Law360 (May 4, 2020, 4:04 PM EDT) --
We are already seeing a growing list of law firms take significant steps to cut expenses, lay off or furlough employees, cancel summer associate programs, eliminate partnership draws, and hunker down until the present economic downturn normalizes and cash flow can stabilize. And some firms are using this uncertain time to develop robust practices, expand their footprints and capture market share.
As law firms chart their paths forward during these unsettled times, litigation funders are already observing shifts in the types of products firms are seeking.
Specifically, the litigation finance industry is seeing an increase in one-off case funding requests, as previously well-capitalized litigants suddenly either lack the capacity to prosecute these matters using their own resources or are themselves attempting to preserve capital to fund their core business needs. In this situation, litigation funders are assuming the risks in one-off cases that they deem to be strong investments. Law firms maintain control of their cases and still reap the benefits of a successful case outcome, with a percentage of their take going back to the funder.
Also, when you consider that many firms now face those same one-off risks on an aggregate basis (i.e., from multiple clients), it makes sense to seek noncross-collateralized financial products that they can use to buttress themselves from economic disruption. In so doing, law firms eliminate cash flow problems for themselves and their clients while also ensuring that revenue streams are increased to the extent that a financial product permits them to share in the funder's return, as is common with many such structures.
Though typically complex, we are also seeing an uptick in the use of portfolio funding structures as the economy continues to struggle. In this scenario, the law firm receives from a funder a multimillion-dollar portfolio product with predetermined levels of risk sharing agreed upon between the firm and the client, and pre-agreed levels of profit sharing on such matters.
These structures are designed to ensure that firms receive enough capital when litigating a matter to keep the lights on while also ensuring that the firm receives a significant premium (above lodestar) upon the successful resolution of a case. This, in turn, provides the law firm with a safety net to maintain and expand current operations with the ability to receive truly outsized returns upon the positive resolution of one or matters in the portfolio.

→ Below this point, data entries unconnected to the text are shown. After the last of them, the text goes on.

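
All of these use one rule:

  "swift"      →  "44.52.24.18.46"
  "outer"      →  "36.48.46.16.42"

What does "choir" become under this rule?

12.22.36.24.42

s(#19)→44 and w(#23)→52: differences scale by 2, so n = 2·pos + 6. The formula is n = 2×(alphabet index, a=1) + 6.
Applying it to choir: c=3→12, h=8→22, o=15→36, i=9→24, r=18→42.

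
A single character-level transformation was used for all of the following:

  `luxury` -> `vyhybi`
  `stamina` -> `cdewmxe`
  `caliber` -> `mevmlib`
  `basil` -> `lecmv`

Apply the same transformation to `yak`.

The rule splits by letter class: vowels +4, consonants +10.
Applying it to yak: y(cons)+10=i, a(vowel)+4=e, k(cons)+10=u.

ieu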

In a related, simpler scenario, law firms are simply seeking to sell aging receivables to litigation funders or cross-collateralized funding on a portfolio basis across an infinite variety of plaintiff-side matters. These types of financial products allow the firm to satisfy its existing cash flow needs while prosecuting a matter to conclusion, with the client receiving the benefit of continuity of counsel and an interest in a matter that they would have otherwise had to transition or abandon.
The size of any such portfolio varies depending on the inventory of cases in which clients are suffering fee fatigue and/or the demand of existing clients for such a product. We have seen portfolios as small as several million dollars and as high as several hundred million dollars. Unlike the noncross-collateralized products previously discussed, however, these products are built on the premise that the total drawdown on a facility is recovered from any included cases that recover favorably so that the winners pay the losses of the losers.
Finally, and perhaps most importantly, we are seeing a growing number of still other firms seeking litigation finance products that enable them to quickly expand into COVID-19-specific practice groups, such as insurance recovery and general COVID-19 commercial or securities litigation, among others.
These groups had likely never even been contemplated just eight weeks ago, but they are now being created out of whole cloth, with financing used to hire attorneys, fund business development expenses, public policy/lobbying expenses, and triage the deluge of claims that they are handling.
The key distinction between this product and the others we've discussed is that these claims are all new, the practice areas are new, and the claims at issue did not exist until recent economic changes began to harm businesses across nearly every sector of the economy.
It's clear from the development of these practices that law firms have the ability to be resourceful when it comes to adapting to changing economic realities, so it should be no surprise that they are also becoming ever more resourceful in how they use litigation funding.
Eric Blinderman is CEO of Therium Inc.
The opinions expressed are those of the author(s) and do not necessarily reflect the views of the firm, its clients, or Portfolio Media Inc., or any of its or their respective affiliates. This article is for general information purposes and is not intended to be and should not be taken as legal advice.